Councilman Gil Davis said not knowing what the county and the General Assembly might do leaves “a lot of question marks” surrounding some of the city’s revenue sources.
Councilman Doug Mercer doesn’t support the target tax rate of 50 cents per $100 valuation, preferring the rate of 48.56 cents per $100 valuation.
The new tax rate, whatever the amount, includes 2 cents per $100 valuation that’s earmarked to provide revenue for the city’s public-safety capital reserve fund, used to help pay for items such as new public-safety buildings and equipment. Mercer believes that allocation, now at slightly more than $120,000 a year, should be derived from the 48.56 cents per $100 valuation tax rate instead of the 50 cents per $100 valuation tax rate.

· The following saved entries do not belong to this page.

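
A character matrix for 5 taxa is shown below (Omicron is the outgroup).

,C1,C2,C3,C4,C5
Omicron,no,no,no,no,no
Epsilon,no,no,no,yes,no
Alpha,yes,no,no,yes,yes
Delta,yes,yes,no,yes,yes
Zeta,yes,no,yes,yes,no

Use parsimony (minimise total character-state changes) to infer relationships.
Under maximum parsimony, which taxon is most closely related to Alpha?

The outgroup has state 'no' for every character, so 'yes' is the derived state throughout.
C1: derived state 'yes' in Alpha, Delta, and Zeta only — synapomorphy for {Alpha, Delta, Zeta}.
C2 (derived state 'yes') is unique to Delta (autapomorphy; uninformative for grouping).
C3 (derived state 'yes') is unique to Zeta (autapomorphy; uninformative for grouping).
C4 (derived state 'yes') is shared by all ingroup taxa — unites the whole ingroup.
Only Alpha and Delta show the derived state 'yes' for C5, supporting them as a clade.
Most parsimonious ingroup topology: (Epsilon,((Alpha,Delta),Zeta)).
Alpha and Delta form a cherry on this tree, so they are sister taxa.

Delta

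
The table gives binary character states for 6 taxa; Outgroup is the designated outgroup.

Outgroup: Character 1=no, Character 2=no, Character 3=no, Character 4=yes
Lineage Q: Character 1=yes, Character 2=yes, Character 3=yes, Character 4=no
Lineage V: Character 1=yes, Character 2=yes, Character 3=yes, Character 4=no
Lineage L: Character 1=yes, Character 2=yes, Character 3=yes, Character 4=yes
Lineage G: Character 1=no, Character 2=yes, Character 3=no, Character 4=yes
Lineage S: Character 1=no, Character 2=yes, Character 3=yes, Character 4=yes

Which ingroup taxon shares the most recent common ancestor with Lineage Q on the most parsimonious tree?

Lineage V

Character polarity is set by the outgroup: the derived state is whichever differs from the outgroup's state, so for Character 4 the derived state is 'no', and for the remaining characters it is 'yes'.
Character 1: derived state 'yes' in Lineage L, Lineage Q, and Lineage V only — synapomorphy for {Lineage L, Lineage Q, Lineage V}.
All ingroup taxa share the derived state 'yes' for Character 2; it defines the ingroup but does not resolve relationships within it.
Character 3: derived state 'yes' in Lineage L, Lineage Q, Lineage S, and Lineage V only — synapomorphy for {Lineage L, Lineage Q, Lineage S, Lineage V}.
Character 4 (derived state 'no') is shared by Lineage Q and Lineage V — a synapomorphy uniting that clade.
Most parsimonious ingroup topology: ((((Lineage Q,Lineage V),Lineage L),Lineage S),Lineage G).
Lineage Q and Lineage V form a cherry on this tree, so they are sister taxa.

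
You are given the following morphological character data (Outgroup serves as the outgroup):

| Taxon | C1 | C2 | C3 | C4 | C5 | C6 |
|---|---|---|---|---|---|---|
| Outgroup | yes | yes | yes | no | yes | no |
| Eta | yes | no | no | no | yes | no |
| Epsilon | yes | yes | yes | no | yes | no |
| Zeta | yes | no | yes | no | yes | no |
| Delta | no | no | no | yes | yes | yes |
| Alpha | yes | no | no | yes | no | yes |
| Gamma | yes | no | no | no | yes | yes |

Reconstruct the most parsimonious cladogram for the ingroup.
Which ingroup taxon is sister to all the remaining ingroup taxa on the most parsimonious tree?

Character polarity is set by the outgroup: the derived state is whichever differs from the outgroup's state, so for C1, C2, C3, C5 the derived state is 'no', and for the remaining characters it is 'yes'.
C1 (derived state 'no') is unique to Delta (autapomorphy; uninformative for grouping).
C2: derived state 'no' in Alpha, Delta, Eta, Gamma, and Zeta only — synapomorphy for {Alpha, Delta, Eta, Gamma, Zeta}.
C3: derived state 'no' in Alpha, Delta, Eta, and Gamma only — synapomorphy for {Alpha, Delta, Eta, Gamma}.
C4 (derived state 'yes') is shared by Alpha and Delta — a synapomorphy uniting that clade.
C5 (derived state 'no') is unique to Alpha (autapomorphy; uninformative for grouping).
C6 (derived state 'yes') is shared by Alpha, Delta, and Gamma — a synapomorphy uniting that clade.
Most parsimonious ingroup topology: (((Eta,((Delta,Alpha),Gamma)),Zeta),Epsilon).
Epsilon is sister to the clade containing all other ingroup taxa, so it is the earliest-diverging (most basal) ingroup lineage.

Epsilon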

Under the 50 cents per $100 valuation tax rate scenario, the taxes on a house whose value increased from $100,000 to $130,000 as a result of revaluation would come to $650 in the upcoming fiscal year. That amount is $50 higher than the taxes paid on that house — valued at $100,000 and taxed at a rate of 60 cents per $100 valuation — this fiscal year.
Under the 48.56 cents per $100 valuation scenario, the taxes on a house whose value increased from $100,000 to $130,000 as a result of revaluation would come to $631.28 in the upcoming fiscal year.
The council meets again at 5:30 p.m. June 14 in the Council Chamber of the Municipal Building, 102 E. Second St.
For more coverage of the council’s meeting, see future editions.
Whatever “revenue-neutral” tax rate the city adopts, about a third of city taxpayers will pay more in property taxes during the next fiscal year than they paid this fiscal year, according to city officials. Another third will pay less taxes, with the remaining third will paying about the same.
‘Revenue-neutral’ tax rate’s
effects on property owners
While the revenue-neutral rate will generate the same revenue as the previous year adjusted for average growth, it will not result in the same real-property tax bill as the previous year for each property owner for the following reasons:
• Real-property owner’s change in valuation is more or less than the city-wide average of 35.87 percent.
• Average rate of growth of 2.37 percent is included in revenue-neutral tax rate.
• In a revaluation year, the assessed value of real property equals its market value as of Jan. 1 of that year. In each subsequent year, the assessed value of real property (other than new construction) remains constant, though its market value typically increases. Personal property, in contrast, is valued at its market value each year. In a revaluation year, a realignment occurs in the tax burden between real property and personal property when both are reset to current market value. As a result, many individual real-property owners receive increased tax bills in revaluation years.